In northern Gaza, an airstrike destroyed a residential building housing displaced families in the Jabaliya urban refugee camp on the outskirts of Gaza City. The attack on the multi-storey building left dozens dead or injured, residents Hamza Obeid and Amal Radwan said.

Israel began its military campaign to eliminate Hamas after its fighters crossed into southern Israel in October. Israel said 1,200 people were killed and about 240 captives. The United States, Britain, the European Union and others have designated Hamas a terrorist organization.

The Palestinian extremist group has fired more than 250 rockets into southern Israel since the ceasefire ended, Lt. Col. Peter Lerner, an Israeli army spokesman, said.

In southern Israel, sirens were heard in communities near the Gaza Strip, but there were no immediate reports of damage or injuries.

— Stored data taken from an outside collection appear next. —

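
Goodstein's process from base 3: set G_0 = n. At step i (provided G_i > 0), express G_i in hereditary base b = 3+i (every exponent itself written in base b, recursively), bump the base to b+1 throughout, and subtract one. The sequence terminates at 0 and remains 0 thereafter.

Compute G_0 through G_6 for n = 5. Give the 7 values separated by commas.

5, 5, 5, 5, 4, 3, 2

G_0 = 5. HB_3(5) = 3 + 2. Bump = 6. G_1 = 5.
G_1 = 5. HB_4(5) = 4 + 1. Bump = 6. G_2 = 5.
G_2 = 5. HB_5(5) = 5. Bump = 6. G_3 = 5.
G_3 = 5. HB_6(5) = 5. Bump = 5. G_4 = 4.
G_4 = 4. HB_7(4) = 4. Bump = 4. G_5 = 3.
G_5 = 3. HB_8(3) = 3. Bump = 3. G_6 = 2.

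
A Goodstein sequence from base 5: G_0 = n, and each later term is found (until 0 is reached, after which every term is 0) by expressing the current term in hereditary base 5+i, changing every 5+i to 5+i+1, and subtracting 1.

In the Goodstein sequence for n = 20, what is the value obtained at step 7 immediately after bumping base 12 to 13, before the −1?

37

20 —HB5→ 4·5 —bump→ 4·6 = 24 —(−1)→ 23
23 —HB6→ 3·6 + 5 —bump→ 3·7 + 5 = 26 —(−1)→ 25
25 —HB7→ 3·7 + 4 —bump→ 3·8 + 4 = 28 —(−1)→ 27
27 —HB8→ 3·8 + 3 —bump→ 3·9 + 3 = 30 —(−1)→ 29
29 —HB9→ 3·9 + 2 —bump→ 3·10 + 2 = 32 —(−1)→ 31
31 —HB10→ 3·10 + 1 —bump→ 3·11 + 1 = 34 —(−1)→ 33
33 —HB11→ 3·11 —bump→ 3·12 = 36 —(−1)→ 35
35 —HB12→ 2·12 + 11 —bump→ 2·13 + 11 = 37 —(−1)→ 36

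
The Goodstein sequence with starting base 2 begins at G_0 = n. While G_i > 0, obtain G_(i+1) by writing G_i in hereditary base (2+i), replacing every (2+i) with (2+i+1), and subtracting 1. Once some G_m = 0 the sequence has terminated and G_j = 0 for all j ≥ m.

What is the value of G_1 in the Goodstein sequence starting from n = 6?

(0) 6|_2 = 2^2 + 2 ↦ 3^3 + 3|_3 = 30 ⇒ 29
(1) 29|_3 = 3^3 + 2 ↦ 4^4 + 2|_4 = 258 ⇒ 257

29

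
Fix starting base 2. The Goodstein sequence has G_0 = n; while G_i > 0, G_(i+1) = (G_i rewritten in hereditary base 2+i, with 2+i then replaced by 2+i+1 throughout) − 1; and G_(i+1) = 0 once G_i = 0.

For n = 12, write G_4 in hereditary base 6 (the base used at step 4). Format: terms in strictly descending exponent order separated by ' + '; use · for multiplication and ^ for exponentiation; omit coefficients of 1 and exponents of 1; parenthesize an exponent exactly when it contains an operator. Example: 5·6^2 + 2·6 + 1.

12 —HB2→ 2^(2 + 1) + 2^2 —bump→ 3^(3 + 1) + 3^3 = 108 —(−1)→ 107
107 —HB3→ 3^(3 + 1) + 2·3^2 + 2·3 + 2 —bump→ 4^(4 + 1) + 2·4^2 + 2·4 + 2 = 1066 —(−1)→ 1065
1065 —HB4→ 4^(4 + 1) + 2·4^2 + 2·4 + 1 —bump→ 5^(5 + 1) + 2·5^2 + 2·5 + 1 = 15686 —(−1)→ 15685
15685 —HB5→ 5^(5 + 1) + 2·5^2 + 2·5 —bump→ 6^(6 + 1) + 2·6^2 + 2·6 = 280020 —(−1)→ 280019
280019 —HB6→ 6^(6 + 1) + 2·6^2 + 6 + 5 —bump→ 7^(7 + 1) + 2·7^2 + 7 + 5 = 5764911 —(−1)→ 5764910

6^(6 + 1) + 2·6^2 + 6 + 5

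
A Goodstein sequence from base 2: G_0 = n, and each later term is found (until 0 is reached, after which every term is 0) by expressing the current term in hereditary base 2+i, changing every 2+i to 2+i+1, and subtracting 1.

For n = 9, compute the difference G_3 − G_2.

8819

i=0: 9 = 2^(2 + 1) + 1 (b=2); 2→3: 3^(3 + 1) + 1 = 82; 82−1 = 81
i=1: 81 = 3^(3 + 1) (b=3); 3→4: 4^(4 + 1) = 1024; 1024−1 = 1023
i=2: 1023 = 3·4^4 + 3·4^3 + 3·4^2 + 3·4 + 3 (b=4); 4→5: 3·5^5 + 3·5^3 + 3·5^2 + 3·5 + 3 = 9843; 9843−1 = 9842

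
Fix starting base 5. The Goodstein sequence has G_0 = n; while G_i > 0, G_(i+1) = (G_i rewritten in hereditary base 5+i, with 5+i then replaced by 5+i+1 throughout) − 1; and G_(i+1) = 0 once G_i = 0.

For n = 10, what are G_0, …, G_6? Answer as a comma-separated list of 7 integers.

10 —HB5→ 2·5 —bump→ 2·6 = 12 —(−1)→ 11
11 —HB6→ 6 + 5 —bump→ 7 + 5 = 12 —(−1)→ 11
11 —HB7→ 7 + 4 —bump→ 8 + 4 = 12 —(−1)→ 11
11 —HB8→ 8 + 3 —bump→ 9 + 3 = 12 —(−1)→ 11
11 —HB9→ 9 + 2 —bump→ 10 + 2 = 12 —(−1)→ 11
11 —HB10→ 10 + 1 —bump→ 11 + 1 = 12 —(−1)→ 11

10, 11, 11, 11, 11, 11, 11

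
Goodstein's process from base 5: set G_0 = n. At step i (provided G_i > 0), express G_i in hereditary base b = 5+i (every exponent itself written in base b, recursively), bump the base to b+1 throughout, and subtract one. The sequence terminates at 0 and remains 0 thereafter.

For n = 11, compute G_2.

13

i=0: 11 = 2·5 + 1 (b=5); 5→6: 2·6 + 1 = 13; 13−1 = 12
i=1: 12 = 2·6 (b=6); 6→7: 2·7 = 14; 14−1 = 13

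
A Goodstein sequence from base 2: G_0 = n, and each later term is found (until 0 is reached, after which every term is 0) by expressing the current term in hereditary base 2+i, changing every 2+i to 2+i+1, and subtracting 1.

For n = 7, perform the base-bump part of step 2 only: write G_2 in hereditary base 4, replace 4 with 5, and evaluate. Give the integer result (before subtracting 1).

7 —HB2→ 2^2 + 2 + 1 —bump→ 3^3 + 3 + 1 = 31 —(−1)→ 30
30 —HB3→ 3^3 + 3 —bump→ 4^4 + 4 = 260 —(−1)→ 259
259 —HB4→ 4^4 + 3 —bump→ 5^5 + 3 = 3128 —(−1)→ 3127

3128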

The Israeli military posted an online map dividing the Gaza Strip into hundreds of numbered plots and asked residents to familiarize themselves with the number of their location before evacuation warnings.

Israel has accused Hamas of embedding itself in and under hospitals and other civilian areas and encouraging civilians to ignore Israeli warnings to evacuate before airstrikes, effectively using them as human shields, a charge Hamas has denied.

The Reuters news agency said it could not confirm accounts from the battlefield.

After the truce broke down, Netanyahu's office announced that he had ordered his negotiating team in Doha, Qatar, to return to Israel.